エピローグ

10時間もあればなんでもできるような気がしていたけれど、終わってみると全然足りない。ボードゲームで優勝し、見事『五反田のプロポーズ王』となった友人が優勝賞品のケーキを食べているなか他のみんなで撤収作業を進めているのが、慌ただしくも名残惜しさを可視化しているみたいでなんとなく面白かった。

その日は、友人と7人で新年会だった。昼の12時から夜の10時まで合計10時間、マンションの一室にあるレンタルルームを借りての集まりだ。

本当はその10時間でライブBDを見て、鍋をして、ライブグッズのお好み焼き(!)を作って食べて、ゲームをして遊ぶ予定だった。結果 鍋とお好み焼きはできたものの、ゲームはまだまだし足りないし、今回メインのはずだったライブBDは全く再生されずに終わった。「暗くなったら使おうね」と話していたBD用のプロジェクターは、結局最初に使い方を把握するために少し動かしただけだった。

台所に立つひとが入れ替わり立ち替わり作業をし、余った飲み物やお菓子、たくさん出たゴミ袋を持ち帰るひとが決まって部屋を出るころには、退室予定時刻の10時を少し過ぎていた。

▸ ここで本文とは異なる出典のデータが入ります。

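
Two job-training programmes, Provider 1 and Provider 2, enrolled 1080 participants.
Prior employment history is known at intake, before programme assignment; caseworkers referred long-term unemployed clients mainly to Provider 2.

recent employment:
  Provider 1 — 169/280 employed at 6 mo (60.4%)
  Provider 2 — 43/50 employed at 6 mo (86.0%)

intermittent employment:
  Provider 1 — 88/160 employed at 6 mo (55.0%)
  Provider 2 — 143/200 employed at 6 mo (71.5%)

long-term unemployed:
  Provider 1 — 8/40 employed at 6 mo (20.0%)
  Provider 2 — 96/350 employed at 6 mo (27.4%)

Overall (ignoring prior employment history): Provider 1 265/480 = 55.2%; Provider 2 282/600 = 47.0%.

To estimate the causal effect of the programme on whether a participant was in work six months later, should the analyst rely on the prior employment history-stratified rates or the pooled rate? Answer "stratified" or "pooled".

Prior employment history satisfies the back-door criterion: it is not a descendant of the programme, and it blocks the spurious path from programme to outcome. Adjusting for it (i.e., using the within-prior employment history rates) gives the causal effect.
Within each level — recent employment: 60.4% vs 86.0%; intermittent employment: 55.0% vs 71.5%; long-term unemployed: 20.0% vs 27.4% — Provider 2 is higher every time.

stratified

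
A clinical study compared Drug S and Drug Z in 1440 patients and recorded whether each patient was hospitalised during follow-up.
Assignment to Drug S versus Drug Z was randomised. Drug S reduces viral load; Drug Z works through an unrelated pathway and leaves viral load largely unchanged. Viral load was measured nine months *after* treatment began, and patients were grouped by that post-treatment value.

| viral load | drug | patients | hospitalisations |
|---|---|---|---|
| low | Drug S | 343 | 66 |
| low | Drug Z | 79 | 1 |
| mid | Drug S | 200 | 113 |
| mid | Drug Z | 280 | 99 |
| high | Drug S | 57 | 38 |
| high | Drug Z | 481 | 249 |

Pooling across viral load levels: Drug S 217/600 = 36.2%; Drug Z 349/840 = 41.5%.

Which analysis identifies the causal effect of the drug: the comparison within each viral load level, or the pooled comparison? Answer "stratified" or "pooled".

Viral load is downstream of the drug. One should not condition on a consequence of treatment, so the overall rates are the right comparison.
Pooled: Drug S 36.2% vs Drug Z 41.5%; Drug S is lower overall.

pooled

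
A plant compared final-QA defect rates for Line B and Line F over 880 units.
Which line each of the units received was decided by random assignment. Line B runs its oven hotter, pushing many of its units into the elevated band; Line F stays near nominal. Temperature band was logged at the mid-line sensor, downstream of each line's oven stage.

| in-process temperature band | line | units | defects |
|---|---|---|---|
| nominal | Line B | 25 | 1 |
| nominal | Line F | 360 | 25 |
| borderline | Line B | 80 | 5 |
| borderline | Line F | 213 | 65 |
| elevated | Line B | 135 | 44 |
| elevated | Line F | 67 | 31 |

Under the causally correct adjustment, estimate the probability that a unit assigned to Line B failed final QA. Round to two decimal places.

The distribution of in-process temperature band is itself part of what the line does — it is an intermediate outcome. Holding it fixed would remove that part of the effect; the total effect is the pooled difference.
So P(outcome | do(Line B)) is just the pooled rate for Line B: 50/240 = 0.208.

0.21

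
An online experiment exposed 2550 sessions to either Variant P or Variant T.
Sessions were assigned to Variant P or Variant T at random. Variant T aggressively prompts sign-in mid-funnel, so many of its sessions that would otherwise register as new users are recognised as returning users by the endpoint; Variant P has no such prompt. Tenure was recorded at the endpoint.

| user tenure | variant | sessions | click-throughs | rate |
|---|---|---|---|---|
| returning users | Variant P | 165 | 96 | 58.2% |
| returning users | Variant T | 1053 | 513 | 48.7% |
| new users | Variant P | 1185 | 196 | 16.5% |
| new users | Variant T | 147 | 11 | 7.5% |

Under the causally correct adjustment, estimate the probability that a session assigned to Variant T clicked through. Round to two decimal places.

0.44

Because the variant influences user tenure, user tenure is a post-treatment mediator, not a confounder. Stratifying on it would bias the estimate; the causal effect is the crude pooled difference.
So P(outcome | do(Variant T)) is just the pooled rate for Variant T: 524/1200 = 0.437.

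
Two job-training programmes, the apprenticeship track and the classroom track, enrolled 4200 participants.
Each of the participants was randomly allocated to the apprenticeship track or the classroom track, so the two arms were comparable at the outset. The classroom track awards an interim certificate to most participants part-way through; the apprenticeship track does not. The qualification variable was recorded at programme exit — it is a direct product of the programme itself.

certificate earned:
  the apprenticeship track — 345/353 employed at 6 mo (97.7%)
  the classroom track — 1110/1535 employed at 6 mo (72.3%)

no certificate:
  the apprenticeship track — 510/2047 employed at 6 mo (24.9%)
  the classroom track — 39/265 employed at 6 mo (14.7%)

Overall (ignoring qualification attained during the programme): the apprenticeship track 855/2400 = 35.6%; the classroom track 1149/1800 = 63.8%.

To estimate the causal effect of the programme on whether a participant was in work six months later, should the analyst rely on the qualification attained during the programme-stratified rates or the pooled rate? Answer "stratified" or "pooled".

Qualification attained during the programme lies on the pathway programme → qualification attained during the programme → outcome, so adjusting for it blocks the indirect effect. For the total causal effect of programme, use the unadjusted pooled rates.
Pooled: the apprenticeship track 35.6% vs the classroom track 63.8%; the classroom track is higher overall.

pooled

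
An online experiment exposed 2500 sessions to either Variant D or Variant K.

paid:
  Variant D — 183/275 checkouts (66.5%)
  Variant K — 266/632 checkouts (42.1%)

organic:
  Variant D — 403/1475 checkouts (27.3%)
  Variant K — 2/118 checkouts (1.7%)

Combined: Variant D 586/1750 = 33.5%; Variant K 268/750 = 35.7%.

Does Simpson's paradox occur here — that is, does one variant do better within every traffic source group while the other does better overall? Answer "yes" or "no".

yes

Within each traffic source level (paid 66.5% vs 42.1%; organic 27.3% vs 1.7%), Variant D has the higher rate every time. Pooled: 33.5% vs 35.7% — Variant K has the higher rate overall. The two comparisons disagree.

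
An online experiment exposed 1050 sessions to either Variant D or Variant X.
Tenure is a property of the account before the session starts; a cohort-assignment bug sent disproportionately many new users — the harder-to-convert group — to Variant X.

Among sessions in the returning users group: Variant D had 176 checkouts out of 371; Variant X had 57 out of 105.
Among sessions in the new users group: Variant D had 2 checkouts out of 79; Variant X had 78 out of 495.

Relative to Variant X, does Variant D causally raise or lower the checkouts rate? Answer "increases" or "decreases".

decreases

The stratified and pooled comparisons disagree (Variant X wins within each user tenure; Variant D wins overall), so the answer turns on the causal role of user tenure.
User tenure satisfies the back-door criterion: it is not a descendant of the variant, and it blocks the spurious path from variant to outcome. Adjusting for it (i.e., using the within-user tenure rates) gives the causal effect.
Within each level — returning users: 47.4% vs 54.3%; new users: 2.5% vs 15.8% — Variant X is higher every time.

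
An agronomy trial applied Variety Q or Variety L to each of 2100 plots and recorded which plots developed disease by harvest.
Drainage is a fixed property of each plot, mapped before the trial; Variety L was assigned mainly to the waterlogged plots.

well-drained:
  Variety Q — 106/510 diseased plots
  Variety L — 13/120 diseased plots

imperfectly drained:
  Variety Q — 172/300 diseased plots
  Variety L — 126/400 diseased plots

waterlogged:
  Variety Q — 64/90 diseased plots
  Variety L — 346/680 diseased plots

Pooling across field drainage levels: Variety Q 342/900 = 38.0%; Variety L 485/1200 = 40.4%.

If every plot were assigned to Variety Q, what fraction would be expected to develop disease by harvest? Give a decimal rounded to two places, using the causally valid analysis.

The imbalance in field drainage arose from how plots were allocated, not from anything the variety did; and field drainage independently affects the outcome. The pooled gap is confounded — condition on field drainage.
Standardising Variety Q to the population field drainage mix: 0.300·106/510 + 0.333·172/300 + 0.367·64/90 = 0.514.

0.51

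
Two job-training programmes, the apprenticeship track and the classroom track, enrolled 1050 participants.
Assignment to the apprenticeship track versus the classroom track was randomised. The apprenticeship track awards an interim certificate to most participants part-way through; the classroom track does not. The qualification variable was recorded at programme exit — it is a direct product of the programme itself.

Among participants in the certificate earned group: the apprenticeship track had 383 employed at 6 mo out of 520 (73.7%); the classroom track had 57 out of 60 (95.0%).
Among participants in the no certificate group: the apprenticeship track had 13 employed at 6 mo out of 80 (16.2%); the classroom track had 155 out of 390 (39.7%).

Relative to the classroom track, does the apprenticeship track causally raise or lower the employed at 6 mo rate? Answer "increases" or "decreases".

increases

Qualification attained during the programme is recorded after the programme and is itself shifted by it — it sits on the causal path from programme to outcome. Conditioning on a mediator would strip out part of the effect we want; the pooled comparison gives the total causal effect.
Pooled: the apprenticeship track 66.0% vs the classroom track 47.1%; the apprenticeship track is higher overall.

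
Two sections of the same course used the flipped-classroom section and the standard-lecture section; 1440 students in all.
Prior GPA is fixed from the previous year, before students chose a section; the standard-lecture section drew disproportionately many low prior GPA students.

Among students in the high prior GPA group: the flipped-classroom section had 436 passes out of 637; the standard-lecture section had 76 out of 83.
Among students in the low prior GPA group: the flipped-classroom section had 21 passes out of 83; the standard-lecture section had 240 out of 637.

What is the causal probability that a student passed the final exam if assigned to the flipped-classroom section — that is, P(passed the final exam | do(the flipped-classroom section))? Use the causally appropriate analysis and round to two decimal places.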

エレベーターと階段に分かれて1階に降り、レンタルルームの鍵を元あった郵便受けに返す。その時、入室時にはどうしても見つけられなかった1階入り口のオートロック用のカードキーを見つけて面白くなった。僕も友人も何をどうしても見つからなかったから、マンションの住人の後ろにこっそりついて入ったのに。

みんなでそれぞれゴミ袋を持って列を作り、駅までの短い距離を歩く。次の約束もしたりして、いい気分だ。

と、1人の友人がさっと列を飛びだし反対側の歩道に走り、カメラを構える。僕もカメラの先に目を向けると協賛看板があったので、なるほどなと楽しくなる。そういえば、ちょっと前まで『協賛看板』なんて呼び方すら知らなかった。

時間の感覚がなかったので正直まったく正確ではないと思うんだけど、たぶん、5分もしないうちに駅に面した大通りに着いた。信号を渡ればもう駅だ。

道の端っこ、建物の陰に寄って精算をする。幹事をやってくれた友人や諸々の買い物をしてくれた友人から使った金額を聞いて人数で割ると、だいたい1人ライブ1回分くらいの支払いだった。

「細かいのがないから」とコンビニに行った友人を待ちながら、なんかこういう時間って良いなぁと思う。ライブ会場でも、終演後、なるべく遅くまで席に残っていたいタイプなのだ。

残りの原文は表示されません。